Question

A proton and alpha particle are acclerated through the same accelerating potential. Which one of the two has (a) greater value of de-broglie wavelength associated with it, and (b) less kinetic energy? justify your answer.

Answer 1

(i) When a charged particle of charge q mass m, is accelerated under a pot. Diff.
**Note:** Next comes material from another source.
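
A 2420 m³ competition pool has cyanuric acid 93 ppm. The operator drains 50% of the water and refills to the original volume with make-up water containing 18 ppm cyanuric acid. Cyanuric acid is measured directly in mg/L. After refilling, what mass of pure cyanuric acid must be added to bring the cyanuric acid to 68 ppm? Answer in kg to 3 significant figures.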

V, let v be the velocity acquired by the particle, then
`qV=1/2 mv^2 or mv=[2mqV]^(1//2)`
`:. lambda=h/(mv) =h/(sqrt(2mqV)) or lambda prop 1/(sqrt(mq))`
Hence, `(lambda_p)/(lambda_(alpha))=sqrt((m_(alpha)q_(alpha))/(m_pq_p))=sqrt((4m)/mxx(2e)/e)=2sqrt2gt1`
So, `lambda_pgtlambda_(alpha)`, i.e., de-Broglie wavelength associated with proton is greater than that of alpha particle.
(ii) Kinetic energy of charged particle
`E_k=qV, i.e., E_kpropq`
`:. (E_(k_p))/(E_(k_h))=(q_p)/(q_(alpha))=e/(2e)=1/2 lt 1` or `E_(k_p) lt E_(k_(alpha))`
i.e., proton particle has less kinetic energy than `alpha`-particle.